Before doing that, let's first understand what ‘upgrading the gear' actually means. Your photography gear is not limited to the camera – other gear is as important as the camera itself. So, we'll talk not only about the body of the camera, but also about the whole system, including lenses, flashes, tripods, etc.
Recognizing it’s the right time for an upgrade can prove to be difficult. Photographers often cannot see the difference between needing and wanting a new camera. Firstly, it’s up to you to evaluate what you are using the camera for and what gear you need to accomplish that. Always think whether there is slightly less convenient way to do that with your current camera. Then, ask yourself: Will the upgrade justify the costs? Will it give you much better results or the difference between the current and new camera will be negligible? Simply put, is it really worth it? You already know that upgrading just for the sake of having the latest model is not really optimal, and will cost you a fortune. If you know your way around DSLR, and you love what you do, you’ll be able to do (almost) just about anything with the mediocre gear available.
So, what do you need to have in mind when considering upgrading your photography gear?
Should you always get the next model? No. Not even every third model that comes out. You only upgrade camera bodies when they stop doing what you need them to do for you. I’m not talking about mechanical breakdown or similar problem. For instance, if you shoot sports and your camera is only able to do 2 frames per second and is not able to go above 1600 ISO, you’ll have a bad time shooting. Or maybe you are doing weddings, and the 1600 ISO limit means that using over 400 ISO makes images so noisy that they are practically unusable.
Photo by Andreas Øverland
This is a broad topic because there are a lot of lens varieties for a lot of purposes.

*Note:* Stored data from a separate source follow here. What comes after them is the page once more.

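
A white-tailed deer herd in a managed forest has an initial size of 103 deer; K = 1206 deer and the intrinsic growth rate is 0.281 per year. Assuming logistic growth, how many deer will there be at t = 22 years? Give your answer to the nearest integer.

1180 deer

A = (K − N₀)/N₀ = (1206 − 103)/103 = 10.709.
N(t) = K/(1 + A·e^(−rt)) = 1206/(1 + 10.709×e^(−0.281×22)).
e^(−6.182) = 0.0020663; denominator = 1 + 10.709×0.0020663 = 1.0221.
N = 1206/1.0221 = 1179.89.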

So, when is a good time to upgrade your lens, or lens collection? Let’s start with kit lenses. Kit lenses are cheap and versatile, which makes them quite useful for beginners, but the quality of the image and the aperture just isn’t up to par with the standard demands in the industry. So, kit lenses should serve as a transitional lens for learning purposes and for amateur photographers. What about outdated lens? It doesn’t mean that if a certain lens is old it is also bad. Similarly, it is not obligatory for every photographer who uses an older version to get a newer one. Upgrade to a more expensive lens only if you really have to. Lenses are practically the most expensive part of photography, and you can’t really own only one lens for everything, so you need to choose wisely. I’d say lens collection can’t really be upgraded, but expanded. One can’t just have enough lenses.
Flashes and Diffusers
Flashes often die before they get upgraded. I’m not saying that they break down fast, just that flashes suffer the most from mechanical damage. Whether that is light stand tipping over and resulting in broken flash, or twisting the swivel a bit too hard – this is often the case to buy a new flash. However, if your flash had survived long enough to be upgraded, you should buy a new flash if your current one doesn’t tilt and swivel enough – this applies for on-camera flashes – or if it isn’t powerful and/or fast enough. All flashes aren’t cheap, but they are more often indispensable, so upgrading the flash can improve your images and workflow much. Diffusers, softboxes, umbrellas and all that flash modifying gear only get upgraded when they are broken.
Photo by equinoxefr
Accessories rarely get upgraded, and you just buy more of them. But buying the right accessories is, in a way, upgrading the camera system. Take the battery grip for example. The battery grip does so many things that it is practically a must have for the working photographer. Giving you the ergonomics for portrait oriented photos, that extra battery juice really give a whole new deal into photography workflow.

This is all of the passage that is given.